BARCELONA, Spain—It’s been a long time since a couple of students at Stanford University questioned why radios don’t transmit and receive in the same channel at the same time. But now the result of that line of questioning, a company called Kumu Networks, is at Mobile World Congress 2017 to talk about how, for the first time, its full-duplex technology is going to be deployed in large, commercial networks as a general availability (GA) product.
Steven Hong, director of Product and a co-founder of Kumu Networks, wouldn’t reveal which carrier in Europe is deploying the product, but he did say it’s particularly conducive to Europe due to the region’s lack of fiber and the density of the area.
“Our first GA product is actually already deployed in Europe and through the course of 2016, we’ve got several commercial field trials to prepare for these deployments and this is the first year to be deploying with commercial GA customers,” Hong told FierceWirelessTech.
But the field trials in 2016 were still two- or three month-deployments to evaluate the technology and use cases to find out where operators would find the most value. This year, “we’re beginning to sell the products in ‘relatively reasonable quantities,’” he said.
That’s a big step for a relatively small company that started in a classroom in 2009 where students questioned how radios were programmed. “All the textbooks that we had read to that point, they just said that it was impossible,” to transmit and receive on the same channel at the same time, he said. “But the second line after ‘impossible’ was it’s impossible because of self-interference. We dug into that. We found that interference is not necessarily an insurmountable obstacle. It is very challenging to eliminate, but it’s not impossible and given the advancements in the performance of the RF components as well as the availability and the lowered cost of compute, it was the time” to use signal processing to increase spectral efficiency and eliminate interference.

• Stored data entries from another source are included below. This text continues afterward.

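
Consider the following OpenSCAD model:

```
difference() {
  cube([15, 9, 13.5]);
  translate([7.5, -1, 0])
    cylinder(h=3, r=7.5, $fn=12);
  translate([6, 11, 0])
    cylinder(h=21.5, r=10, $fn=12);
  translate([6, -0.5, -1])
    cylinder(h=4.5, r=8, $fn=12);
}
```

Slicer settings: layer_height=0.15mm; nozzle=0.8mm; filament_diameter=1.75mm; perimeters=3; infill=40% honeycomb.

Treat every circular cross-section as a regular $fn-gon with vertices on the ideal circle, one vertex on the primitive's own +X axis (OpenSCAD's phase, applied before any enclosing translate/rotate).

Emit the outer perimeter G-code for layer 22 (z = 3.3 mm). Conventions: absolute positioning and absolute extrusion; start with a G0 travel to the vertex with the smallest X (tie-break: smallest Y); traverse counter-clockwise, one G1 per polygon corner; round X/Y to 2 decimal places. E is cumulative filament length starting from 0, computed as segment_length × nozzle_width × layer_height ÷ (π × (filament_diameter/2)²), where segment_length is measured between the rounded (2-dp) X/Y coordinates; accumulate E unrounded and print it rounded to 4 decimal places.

G0 X12.54 Y3.88 Z3.30
G1 X12.93 Y3.50 E0.0272
G1 X13.87 Y0.00 E0.2080
G1 X15.00 Y0.00 E0.2643
G1 X15.00 Y7.27 E0.6270
G1 X14.66 Y6.00 E0.6926
G1 X12.54 Y3.88 E0.8422

At z = 3.3 mm: the cube is present — its section is the full 15×9 rectangle; the cylinder at (7.5, -1) is not intersected at this z (z outside [0, 3]); the r=10 cylinder at (6, 11) contributes a regular 12-gon of circumradius 10; the r=8 cylinder at (6, -0.5) contributes a regular 12-gon of circumradius 8; After the difference (first − rest): starting from the 15×9 cube, the r=10 cylinder at (6, 11) partially overlaps it — only the 97.94 mm² overlap (of its 300.00 mm²) is removed, clipping the outline; the r=8 cylinder at (6, -0.5) partially overlaps it — only the 27.40 mm² overlap (of its 192.00 mm²) is removed, clipping the outline — 1 connected region. The outline is a single polygon with 6 vertices. Extrusion per mm of travel: 0.8 × 0.15 / (π × 0.875²) = 0.049890. Accumulating E over each segment gives final E = 0.8422.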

Two professors and three PH.d graduates started Kumu. From 2009 to 2012, they spent time researching the theory and raised their first round of venture capital financing in late 2012. The company’s financiers now include several operators—Verizon Ventures, Deutsche Telecom, SingTel Group, Swisscom—and Cisco, among others.
At a high level, Kumu has been developing a self-interference technology that allows a radio to completely silence its own transmission, such that it can receive in the same band. The long-term application is to double the spectral efficiency of all the users, but the intermediate effect is where it has developed the product initially: in the full-duplex relay application.
Hong said they’re deploying the cancellation effectively in the relay that sits in between the base station and the phone, so the relay acts as a full duplex mesh network where you’re able to receive from the base station on one side and simultaneously transmit to the user on the other side. Essentially, it’s a self-backhaul small cell that can be deployed anywhere there’s LTE coverage and it enhances the capacity of the network by bringing the users closer to the macro network in terms of the signal strength. “The relay itself has a high-gain directional antenna that allows it to get a very, very good signal and is able to propagate that signal down to all the users,” he added.
The full duplex relay product is being deployed in a commercial cellular network in Europe and while he can’t disclose the name of the operator, more operators are expected later this year. “In Europe, we’ve seen that the kind of lack of fiber infrastructure plus the capacity demands really necessitate a solution like ours,” he said.
Also good news for operators, Kumu has been exploring a new architecture where cancellation technology is deployed only in the base station and it’s able to achieve full duplex without deploying the cancellation at the handset. It’s not quite small enough yet to go into smartphones. “But we think we can achieve the doubling of spectral efficiency without putting it in the phones,” he said. “A lot of operators are very excited about that,” and eyeing it leading up to the 5G standards.